Sorry for rambling and chasing rabbits (I'm really tired), but my main point was this: it must appeal to many authors to be able to play two systems against each other to see where they are consonant and dissonant.  This is, I believe, a summary of the proposed thesis.  Because Catholicism seems a more defined system than, say, Methodism or Judaism (where it's much more likely that believers will pick and choose their doctrines), and the priest a more universal symbol, I would think those aspects would appeal to an author looking to juxtapose religion with science.

Ok, one more try: Catholicism is much more like a religious science than many other religions.  That's all I wanted to add to The Big Dog theory.

The temptation to provide a false dichotomy between religion and science often proves too strong for the zealous author.  Too strong for a good story, at least.  One theme of Wolfe's that would bear mention in your proposed thesis is religion as a humanizing element.  Wolfe is aware of the powerful benevolent moral influence of religion as well as the terrible things that it can achieve.  Most of the "negative" religion in SF that you mention comes from authors who believe (as best I can make out) that rationality should be sufficient to conquer our moral problems, who discount religion's benevolent influence as trivial at best, and who have in their minds a scale with the Inquisition, the Crusades, suicide bombers, Mayan sacrifice, etc on one side, and nothing on the other.

Anyway in Wolfe when the priest finds his faith shaken or confirmed, it is often this humanizing process - he must confront what about his faith he can continue to believe, what he finds truly important, what is worth believing, whether he will continue to believe it whether or not there is any proof of it, etc.  These are the same questions that we all confront about our beliefs if we are to shape them into something worth believing, whether or not they are religious.  </sermon>  I also wonder how much of Silk's journey is an analog to Wolfe's own - I feel that I can see Wolfe's shadow on Silk, as he makes a deliberate choice to believe even when it seems foolhardy and dense.  I often feel the same way in my faith so maybe I'm just projecting.

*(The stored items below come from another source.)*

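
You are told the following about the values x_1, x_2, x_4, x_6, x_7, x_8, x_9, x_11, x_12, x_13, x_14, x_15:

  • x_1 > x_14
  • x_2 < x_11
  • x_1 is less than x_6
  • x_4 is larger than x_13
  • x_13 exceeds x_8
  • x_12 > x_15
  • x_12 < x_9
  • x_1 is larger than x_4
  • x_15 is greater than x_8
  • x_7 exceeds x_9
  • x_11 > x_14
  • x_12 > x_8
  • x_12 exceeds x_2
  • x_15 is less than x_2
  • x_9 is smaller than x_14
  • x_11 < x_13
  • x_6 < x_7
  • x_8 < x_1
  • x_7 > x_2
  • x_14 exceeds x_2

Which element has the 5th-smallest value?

Piecing the relations together gives one ordering: x_8 < x_15 < x_2 < x_12 < x_9 < x_14 < x_11 < x_13 < x_4 < x_1 < x_6 < x_7.
Counting 5 from the smallest end gives x_9.

x_9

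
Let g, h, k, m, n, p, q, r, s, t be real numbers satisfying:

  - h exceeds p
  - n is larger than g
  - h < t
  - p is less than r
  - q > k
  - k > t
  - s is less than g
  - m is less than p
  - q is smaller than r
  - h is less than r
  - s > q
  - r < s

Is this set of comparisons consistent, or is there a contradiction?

Every relation is compatible with m < p < h < t < k < q < r < s < g < n; the set is consistent.

consistent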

________________________________
From: Dan'l Danehy-Oakes <danldo at gmail.com>
To: The Urth Mailing List <urth at lists.urth.net>
Sent: Tue, September 22, 2009 12:49:07 PM
Subject: Re: (urth) Silk for calde blog: Wolfe thesis


On Tue, Sep 22, 2009 at 8:39 AM, Adam Thornton <adam at io.com> wrote:

 

>
>Something I'd *really* like to see someone play with is: why is such a large proportion of religion-oriented SF Catholic?  

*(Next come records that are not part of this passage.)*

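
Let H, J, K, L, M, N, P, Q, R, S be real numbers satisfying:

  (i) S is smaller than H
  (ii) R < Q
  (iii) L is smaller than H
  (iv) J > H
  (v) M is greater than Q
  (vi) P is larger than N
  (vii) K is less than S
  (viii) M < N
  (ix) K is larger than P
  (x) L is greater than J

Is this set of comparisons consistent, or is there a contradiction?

Chaining the given relations yields H < J < L, so H < L. But one relation states L < H. These cannot both hold.

inconsistent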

One reason is that Catholicism is the Big Dog of Christianity. There is no Protestant sect that comes near Catholicism in terms of total membership;  thus, if you want to present a generic Christian, a Catholic is the logical choice.

In addition, there is a huge and interesting dynamic between Catholicism, specifically, and science. Catholicism is the most "rationalistic" of the Christian religions, with its theology heavily based on the Aristoteleanism of St Thomas Aquinas. Yet Catholicism is -- or was, until fundamentalism reared its head and began resenting biology and geology -- the sect which has the most significant history of conflict with science and rationalism (can you say Galileo? I knew you could). 

Plus, as Jerry observed below, there is all the nifty colorful baggage that comes with Catholicism - though if that's what you're looking for, Eastern Orthodoxy is even better.



>If it reflects the background of the authors, then why are Catholics overrepresented in SF authorship (and, concomitantly, why are there relatively few Jewish SF stories) ?  I mean, just off the top of my head:
>

Relatively few Jewish SF stories? Heavens, man, what about Asimov's "Robot" stories? Those are all basically Talmudic disputation.

There are two excellent anthologies of Jewish SF edited by Jack Dann in the '70s, "Wandering Stars" and "More Wandering Stars." 

 

Where's, for example, the Lutheran SF?  (If I were being snarky I'd ask and answer where the Baptist SF was.)  Or even specifically *Protestant* Christian SF?
>

I can't think of any Lutheran SF offhand, but there's an excellent Quaker SF novel called "Pennterra" by Judith Moffatt.